17 February 2008

Birds of a Feather

I keep my boat in the slums of the Berkeley Marina. We still have the old dilapidated wooden docks, no dockboxes or proper electrical outlets. We have some benefits though....we're about a minute away from the wind and, umm, that's it. Our slips are really wide but somehow they find it in their hearts to charge us extra for that.

The general disrepair of this section of the marina tends to carry over to the boats. I've written before about the derelicts, powerboats that lose cabin roofs, abandoned boats, and boats that demand to borrow docklines every time a storm comes in. There are about 20 boats on our pier that I've never seen sailed or even visited.

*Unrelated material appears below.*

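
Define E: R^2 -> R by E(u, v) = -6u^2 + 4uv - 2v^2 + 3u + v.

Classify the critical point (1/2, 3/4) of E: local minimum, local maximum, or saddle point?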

Chris is different. His Dana 24 is the shining jewel in the crown that is our little neighborhood. She's a beautiful boat and lovingly maintained. But I knew that, eventually, Chris would have to return to the mean. There is just no way to keep up that level of maintenance without some sort of a community around him. And today was the day.



Chris' boat looked like the rest of us. Crud was dripping off of everything, there were bits of dirt and grime on deck, the lifelines were dangling this way and that and she just looked a mess. Welcome to A dock I yelled triumphantly!

Of course, that's just some sort of organic enviro-friendly varnish stripper that did its job by the time we got back to the dock and his boat again looks beautiful. But for one brief shining hour we weren't being upstaged, we had us a neighbor.